Reste ensuite à gérer les 0days.
@Zythom C'est tout le problème de la facturation au forfait ! Il est tellement difficile d'estimer le temps que va prendre une mission. C'est ce qui fait qu'une semaine de 30h de travail se transforme rapidement en une semaine de 90h de travail. On disait travailler plus pour gagner plus ?
Bonjour,
Quelques remarques:
1) Si la présence de matériel pédo-pornographique est un fait indiscutable, l'intention est difficile à établir. Comme l'a dit quelqu'un, la personne peut avoir volontairement infecté son ordinateur afin de se faire passer pour une victime. A l'inverse, l'absence de virus n'établit pas forcément la culpabilité, voir par exemple cette sombre affaire récente: https://is.gd/gz3Jo
2) Puisque la présence de virus n'est pas concluante, afin d'établir la responsabilité je chercherais plutôt à démontrer l'utilisation ou la consultation de ces images, par exemple avec l'historique d'un outil de visualisation, des outils d'archivage, de partage etc. Autrement dit, une trace qui prouve que la personne avait connaissance de la présence de ces images sur son ordinateur.
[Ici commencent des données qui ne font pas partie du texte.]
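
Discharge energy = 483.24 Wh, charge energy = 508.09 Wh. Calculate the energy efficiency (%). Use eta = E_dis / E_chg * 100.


Round-trip efficiency = 483.24/508.09 * 100% = 95.11%

95.11%


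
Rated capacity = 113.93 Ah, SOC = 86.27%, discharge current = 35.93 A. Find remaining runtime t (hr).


Step 1: remaining = SOC/100 * C_total = 86.27/100 * 113.93 = 98.287 Ah
Step 2: t = remaining / I = 98.287 / 35.93 = 2.736 hr

2.736 hr


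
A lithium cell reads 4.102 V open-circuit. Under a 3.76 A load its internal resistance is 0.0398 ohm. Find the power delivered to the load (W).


Step 1: V_terminal = OCV - I*R = 4.102 - 3.76 * 0.0398 = 3.9524 V
Step 2: P_out = V_terminal * I = 3.9524 * 3.76 = 14.86 W

14.86 W


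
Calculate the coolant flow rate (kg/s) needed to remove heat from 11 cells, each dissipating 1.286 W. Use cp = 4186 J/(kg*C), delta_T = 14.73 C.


Q_total = 11 * 1.286 = 14.146 W
m_dot = Q_total / (cp * dT) = 14.146 / (4186 * 14.73) = 2.294e-04 kg/s

2.294e-04 kg/s


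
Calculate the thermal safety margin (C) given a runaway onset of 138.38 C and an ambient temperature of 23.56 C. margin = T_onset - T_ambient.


margin = T_onset - T_ambient = 138.38 - 23.56 = 114.82 C

114.82 C


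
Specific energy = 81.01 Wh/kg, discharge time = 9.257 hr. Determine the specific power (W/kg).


P_specific = E / t = 81.01 / 9.257 = 8.751 W/kg

8.751 W/kg


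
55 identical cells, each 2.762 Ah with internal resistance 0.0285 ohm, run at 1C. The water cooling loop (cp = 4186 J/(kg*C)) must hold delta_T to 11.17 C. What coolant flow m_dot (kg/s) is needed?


Step 1: I = 1 * 2.762 = 2.762 A
Step 2: Q_cell = I^2 * R = 2.762^2 * 0.0285 = 0.21742 W
Step 3: Q_total = 55 * 0.21742 = 11.958 W
Step 4: m_dot = Q_total / (cp * dT) = 11.958 / (4186 * 11.17) = 2.557e-04 kg/s

2.557e-04 kg/s


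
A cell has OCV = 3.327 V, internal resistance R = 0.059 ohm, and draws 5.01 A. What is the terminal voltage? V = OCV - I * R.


IR drop = 5.01 * 0.059 = 0.29559 V
V = 3.327 - 0.29559 = 3.031 V

3.031 V


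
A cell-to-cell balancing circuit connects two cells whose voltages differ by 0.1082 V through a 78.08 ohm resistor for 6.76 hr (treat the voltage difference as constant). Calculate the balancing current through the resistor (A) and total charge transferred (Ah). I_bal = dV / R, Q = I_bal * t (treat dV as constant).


First, Ohm's law: I_bal = 0.1082 V / 78.08 ohm = 0.0013858 A
Then Q = I * t = 0.0013858 A * 6.76 hr = 0.009368 Ah

I=0.0013858 A, Q=0.009368 Ah


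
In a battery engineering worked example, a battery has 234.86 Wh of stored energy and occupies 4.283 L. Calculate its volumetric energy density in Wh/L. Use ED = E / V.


ED = E / V = 234.86 / 4.283 = 54.84 Wh/L

54.84 Wh/L


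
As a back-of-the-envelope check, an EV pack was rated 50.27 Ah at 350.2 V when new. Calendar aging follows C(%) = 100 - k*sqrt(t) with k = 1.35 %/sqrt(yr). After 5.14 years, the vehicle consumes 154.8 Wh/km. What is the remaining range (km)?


Step 1: capacity retention = 100 - 1.35 * sqrt(5.14) = 100 - 1.35 * 2.2672 = 96.939%
Step 2: C_now = 50.27 * 96.939/100 = 48.731 Ah
Step 3: E_pack = V * C_now = 350.2 * 48.731 = 17066 Wh
Step 4: range = E_pack / consumption = 17066 / 154.8 = 110.2 km

110.2 km


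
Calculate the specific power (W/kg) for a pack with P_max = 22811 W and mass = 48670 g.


Convert: m = 48670 g = 48.67 kg
Specific power = 22811 W / 48.67 kg = 468.7 W/kg

468.7 W/kg


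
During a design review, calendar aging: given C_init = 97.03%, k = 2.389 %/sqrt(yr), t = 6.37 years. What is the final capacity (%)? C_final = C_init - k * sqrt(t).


sqrt(t) = sqrt(6.37) = 2.5239
C_final = 97.03 - 2.389 * 2.5239 = 91.00%

91.00%


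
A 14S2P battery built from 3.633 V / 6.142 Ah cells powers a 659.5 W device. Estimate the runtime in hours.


Step 1: E_pack = Ns * V_cell * Np * C_cell = 14 * 3.633 * 2 * 6.142 = 624.79 Wh
Step 2: t = E_pack / P = 624.79 / 659.5 = 0.9474 hr

0.9474 hr


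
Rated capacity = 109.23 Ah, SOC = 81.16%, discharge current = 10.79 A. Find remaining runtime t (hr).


Step 1: remaining = SOC/100 * C_total = 81.16/100 * 109.23 = 88.651 Ah
Step 2: t = remaining / I = 88.651 / 10.79 = 8.216 hr

8.216 hr


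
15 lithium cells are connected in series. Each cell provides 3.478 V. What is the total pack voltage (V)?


With 15 cells in series at 3.478 V each, V_pack = 52.17 V

52.17 V


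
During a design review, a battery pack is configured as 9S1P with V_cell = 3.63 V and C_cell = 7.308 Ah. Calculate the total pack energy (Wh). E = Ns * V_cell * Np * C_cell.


E = Ns * Vcell * Np * Ccell = 9 * 3.63 * 1 * 7.308 = 238.8 Wh

238.8 Wh


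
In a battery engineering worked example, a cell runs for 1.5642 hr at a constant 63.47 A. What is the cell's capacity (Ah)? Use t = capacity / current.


C = I * t = 63.47 * 1.5642 = 99.28 Ah

99.28 Ah


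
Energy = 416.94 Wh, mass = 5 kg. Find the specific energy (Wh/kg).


Specific energy = 416.94 Wh / 5 kg = 83.39 Wh/kg

83.39 Wh/kg


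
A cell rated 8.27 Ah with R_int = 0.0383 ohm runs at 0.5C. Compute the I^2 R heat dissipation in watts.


Step 1: I = C_rate * capacity = 0.5 * 8.27 = 4.135 A
Step 2: Q = I^2 * R = 4.135^2 * 0.0383 = 17.098 * 0.0383 = 0.6549 W

0.6549 W


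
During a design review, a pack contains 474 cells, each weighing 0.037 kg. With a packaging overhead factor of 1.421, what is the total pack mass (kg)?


Cell mass sum = 474 * 0.037 = 17.538 kg
With overhead 1.421: m_pack = 17.538 * 1.421 = 24.92 kg

24.92 kg


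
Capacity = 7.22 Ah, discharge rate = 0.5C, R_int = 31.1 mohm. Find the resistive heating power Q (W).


Convert: R = 31.1 mohm = 0.0311 ohm
Step 1: I = C_rate * capacity = 0.5 * 7.22 = 3.61 A
Step 2: Q = I^2 * R = 3.61^2 * 0.0311 = 13.032 * 0.0311 = 0.4053 W

0.4053 W


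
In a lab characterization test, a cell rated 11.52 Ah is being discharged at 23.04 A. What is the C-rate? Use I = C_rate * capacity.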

3) Plutôt que de recenser tous les virus en place, je me pencherais aussi plus sur l'aspect "réseau" de la machine: ports ouverts, serveurs ftp/tftp démarrés, connections sortantes, etc
Cordialement,
–s
Si j'ai bien compris, vous relevez des indices qui pourraient indiquer que la présence des fichiers (pédo)pornographiques n'étaient pas forcément voulue?
Mais c'est quoi un bon anti-virus ?
Je me pose d'ailleurs quelques questions.
L'accusation de pédophilie est de nos jours une des pire que l'on puisse proférer. Comme le montre bien le cas d'Outreau, les suspects risquent de perdre leur famille et leurs amis — il est possible que personne ne les soutiendra au tribunal et ne financera leur défense.
L'accusation de détention de photographies ou de films pédophiles repose, si j'ai bien compris, principalement sur la constatation de la présence de fichiers sur un ordinateur.
Ceci semble permettre des opérations de « barbouzerie » : il suffirait de placer des fichiers compromettants, puis d'utiliser par exemple le numéro de carte bancaire ou autres coordonnées de la personne visée sur un site louche, voire sur un « honeypot », pour faire plonger quelqu'un. Avec les multiples trous de sécurité des ordinateurs personnels de la plupart particuliers, il n'y a probablement même pas besoin d'un accès physique.
Paranoïa ? Constatons que les ordinateurs portables de divers journalistes enquêtant sur certaines affaires sensibles ont été dérobés, dernièrement…
@Fourrure: J'aurais du écrire: "un antivirus à jour"… Il n'y a pas de "bon" antivirus. Le minimum est d'installer un antivirus ET de s'assurer qu'il se met à jour régulièrement, si possible dès le démarrage et en tout cas avant la lecture des emails. Plusieurs de mes scellés n'ont même pas d'antivirus, ou alors celui installé à l'origine et dont les mises à jour étaient garanties 90 jours…
@DM: D'où l'importance du choix des missions confiées à l'expert et/ou l'assistance d'un bon avocat et/ou l'assistance d'un bon expert privé.